As I rounded the Pali, from Maunawili, I spotted a hiker at my altitude, about 2000 feet, climbing down a crazy steep spine, with even scarier terrain below him. I was close enough that I told him that it looked pretty nuts. He laughed and took my picture. On my way back two hours later I saw the Fire Rescue truck looking for someone in that area, but fortunately it wasn't that guy.
I was flying with my new instrument, the Naviter Oudie, that I had picked up from Jorge months ago, never having a decent day to fly with it. Well that thing is smarter than me. While we are pretty sure there are no Class D airspace restrictions on Sunday, my instrument told me when I was in the airspace circle or above the ceiling of 2500 feet. While I always knew that you had to stay high above Haiku Stairs to stay out of the airspace, I found that you have to pretty much pin yourself against the ridge on the Temple Valley side. Really challenging to avoid, if you choose to do so, or if you even care about those things. [Editor's note: we officially care about those things.]

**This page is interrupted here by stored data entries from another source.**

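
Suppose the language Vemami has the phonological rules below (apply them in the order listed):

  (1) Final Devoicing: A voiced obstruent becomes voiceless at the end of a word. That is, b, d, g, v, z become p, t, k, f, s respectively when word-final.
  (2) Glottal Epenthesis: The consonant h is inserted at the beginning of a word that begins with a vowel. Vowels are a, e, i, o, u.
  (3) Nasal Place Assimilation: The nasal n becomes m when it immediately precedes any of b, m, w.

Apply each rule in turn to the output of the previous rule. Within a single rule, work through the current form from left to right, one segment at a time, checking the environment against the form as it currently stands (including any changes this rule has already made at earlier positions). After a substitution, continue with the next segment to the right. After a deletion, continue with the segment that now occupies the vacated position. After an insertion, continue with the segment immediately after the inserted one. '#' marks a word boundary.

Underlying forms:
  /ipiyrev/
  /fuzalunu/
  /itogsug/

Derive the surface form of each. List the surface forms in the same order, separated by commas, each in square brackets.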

By Waiahole, the lift was sparser, and Alex and the gang were catching up. I headed over behind the Pyramid, thinking I might slide through Boogaland, but the clouds were lower and mist was falling, and I was bucking the north wind going into Tiger country. So I turned around to head back and met up with Alex. He was still headed my way so I turned again to give Boogas another look. But again the mist was falling and the north wind was in my face, so I turned back to Makapuu for good. There was a lot of chatter on the radio about pilots being cold and having to pee, which inspired me to pee from my pod for the first time. It actually worked really well in the smooth air, with minimal splatter; I was now warmer and ready for more. I guess everyone headed back at the same time, because where there had been at least a dozen pilots following behind me on the ridge, I passed no one on the way back. From the Pali on, I was into the speedbar. It is cool how much faster the return often is, with a bit of north wind, and knowing where all the day's lift is to be found.
When I returned to Makapuu, Kim called to tell me she was waiting for me. The whole day I was trying to throw hints that she should just head home and leave me to my 'slight' flying addiction. It was only 4 pm, and I was thinking I might sneak in an additional Pyramid and back speed run in the two hours before dark, which in the XC league would give me a respectable 80 mile flight. But the wife and the large party at the LZ drew me in, and I headed in for a beer and hijinks with flying friends.
There were many stories of the day: Maui Tim ended up in Maunawili at the golf course; JK went the Olomana way and spent 45 minutes scratching to get up; Gaza was flying far and freezing in his M6. The stories were flying as well as the beer bottles.
Great fun! I can't wait for more days like this.
Monday was reportedly great: Slacker flew to the Mac Farm, and Thom flew to Punaluu and back to land at Kahana, both flights starting from Makapuu. The eastside XCers are getting fired up after a long layoff. It is already a better year than 2015.